Sementara sektor swasta sebagai penerima manfaat yaitu perusahaan yang mengimplementasikan kegiatan penurunan emisi, seperti perkebunan, konsesi tambang dan konsesi sektor kehutanan (IUPHHK-HA, IUPHHK-HT, IUPHHK-RE, IUPHHBK, IUPJL). 

Masyarakat lokal termasuk komunitas adat (baik kelompok tani atau individu) penerima manfaat yaitu masyarakat yang tinggal di dalam wilayah atau dekat dengan kegiatan penurunan emisi atau yang melaksanakan kegiatan penurunan emisi seperti monitoring hutan, perlindungan dari kebakaran dan kegiatan alternatif pendapatan masyarakat. 

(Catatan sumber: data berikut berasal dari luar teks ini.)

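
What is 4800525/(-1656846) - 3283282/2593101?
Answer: -1987570980733/477374335494 ≈ -4.1636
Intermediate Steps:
4800525/(-1656846) - 3283282/2593101 = 4800525*(-1/1656846) - 3283282*1/2593101 = -1600175/552282 - 3283282/2593101 = -1987570980733/477374335494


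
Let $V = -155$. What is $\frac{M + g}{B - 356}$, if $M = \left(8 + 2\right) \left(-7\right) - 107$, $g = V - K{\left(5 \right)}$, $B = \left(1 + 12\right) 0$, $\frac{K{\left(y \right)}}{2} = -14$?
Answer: $\frac{76}{89} \approx 0.85393$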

Manfaat potensial program implementasi REDD+ dalam bentuk dana tunai (monetary/cash) maupun non tunai (non-monetary) berdasarkan prestasi mengurangi emisi hutan atau lahan yang dikelolanya. Dana yang diperoleh oleh suatu desa/kampung tertentu bisa disalurkan ke kas desa agar dapat dimanfaatkan untuk kegiatan pembangunan desa/kampung. Manfaat bukan tunai dalam bentuk program mendukung pengelolaan hutan dan tata kelola, kegiatan alih teknologi, dan peningkatan jasa lingkungan misalnya penyediaan air bersih.*(DP)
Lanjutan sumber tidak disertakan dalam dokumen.